Da la sensación de que desde el Planeta de los Toros se están empezando a mostrar los dientes, dicho sea desde un profundo sentido metafórico como se puede comprobar a vuelapluma. Ni la violencia ni la agresividad han caracterizado nunca a las acciones que hasta el momento se han emprendido pese a que muchas de las provocaciones sufridas hubieran justificado los colmillos mordiendo en el ejercicio de la legítima defensa.
Tanto las iniciativas colectivas, entre las que citaré como botones de muestra las de la Fundación del Toro de Lidia –con un peculiar corte de carácter diplomático- y las del movimiento Echa un Capote, como acción solidaria de la Tauromaquia para recaudar fondos destinados a los Bancos de Alimentos, así como las particulares que han sumado decenas de miles de apoyos en torno al banderín de enganche “La Cultura no se censura”, convirtiéndose en un desgarro colectivo que de modo masivo ha batido records de participación en las redes sociales, por lo que ha propiciado que la insostenible situación se haya hecho visible en medios de comunicación que llevaban décadas obviando los toros, excepto cuando se producía una tragedia –por el morbo, no por interés- o cada vez que José Tomás reaparecía, y tampoco en estos casos eran los toros lo que despertaba el interés a los de las cajas tontas.
La contundencia que se va apreciando en los reclamantes carece de precedentes y ofrece todo un canto de esperanza, pidiendo como primera medida la dimisión del ministro censor y con las vistas puestas en una verdadera reconversión del gremio. Eso es lo que parece y ojalá que lo sea, aunque la cosecha se muestre incierta y quien escribe se teme que la tomadura de pelo por parte del Gobierno será maximina.
Mientras tanto la vida sigue y los toros también pese a quien pese, sin fuerza aparente y sin resultados económicos más allá de la ruina, pero mostrándonos que aunque las aguas de las reuniones no llegasen a buen puerto y la crisis crezca hasta lo abismal, la Tauromaquia es indeleble porque posee un vivero de células madre que garantizan su eternidad.

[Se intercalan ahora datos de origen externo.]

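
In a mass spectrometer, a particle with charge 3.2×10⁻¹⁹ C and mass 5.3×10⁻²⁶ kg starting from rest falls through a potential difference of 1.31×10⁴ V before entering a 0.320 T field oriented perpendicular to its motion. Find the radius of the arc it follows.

r ≈ 0.206 m

Acceleration: |q|V = ½mv² ⇒ v = √(2|q|V/m) = √(2·3.2×10⁻¹⁹·1.31×10⁴/5.3×10⁻²⁶) ≈ 3.977×10⁵ m/s.
In the field: r = mv/(|q|B) = (5.3×10⁻²⁶)(3.977×10⁵)/((3.2×10⁻¹⁹)(0.320)) ≈ 0.206 m.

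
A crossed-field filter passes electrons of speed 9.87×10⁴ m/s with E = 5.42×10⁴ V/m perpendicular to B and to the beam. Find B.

Balance of forces in the selector: qE = qvB ⇒ B = E/v.
B = 5.42×10⁴/9.87×10⁴ = 0.549 T.

B = 0.549 T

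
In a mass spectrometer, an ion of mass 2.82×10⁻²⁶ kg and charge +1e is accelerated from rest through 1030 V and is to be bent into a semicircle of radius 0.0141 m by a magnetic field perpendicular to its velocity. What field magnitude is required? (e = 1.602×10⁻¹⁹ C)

v = √(2|q|V/m) = √(2·1.602×10⁻¹⁹·1030/2.82×10⁻²⁶) ≈ 1.082×10⁵ m/s.
B = mv/(|q|r) = (2.82×10⁻²⁶)(1.082×10⁵)/((1.602×10⁻¹⁹)(0.0141)) ≈ 1.35 T.

B ≈ 1.35 T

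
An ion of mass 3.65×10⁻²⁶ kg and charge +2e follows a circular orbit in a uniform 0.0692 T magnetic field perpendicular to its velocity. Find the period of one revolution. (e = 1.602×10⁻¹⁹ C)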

Antes de la crisis esta del coronavirus cabrón, los toros llegaban a la plaza y allí se producía el encuentro con los espectadores, muchos de ellos sin haber tenido contacto alguno con el campo. Antes se reunían las cuadrillas de aficionados prácticos para darle aire a sus chismes de vez en cuando y sentir los ojos de las vacas mirándolos alternativamente que a los engaños, confiando en que al citarlas acometieran a los trapos y no a las piernas.
Antes, bastante antes, Carlos IV prohibió los toros mediante un Decreto Real que nadie cumplió, y su hijo se hizo ganadero al mismo tiempo que fundó la Escuela de Tauromaquia de Sevilla. Antes ya lo había intentado Pío V a través de una bula pontificia que Felipe II se encargó de suspender. También la reina Isabel la Católica dictó una orden para que se enfundaran los toros de las fiestas, porque resultaba muy duro que una familia perdiera al padre o a un hijo sano por culpa de una frasca de vino y Alfonso X el Sabio estableció que sería sancionado quien osase torear por dinero, porque dicha disposición iba dirigida a los nobles.
Antes los moros toreaban y los romanos incluso llevaron al circo las venaciones, mostrándole al populusque las sensibles diferencias entre cazar fieras que podían devorarlos y ejercitar habilidades con los toros.
Esto era antes y todo ello está garantizado para después, porque la Tauromaquia nunca ha dejado de practicarse. Caerán unos ministros, más otros ministros y aquí seguirán los toros porque no hay ministro que pueda contra las razones de la Naturaleza y de la Cultura.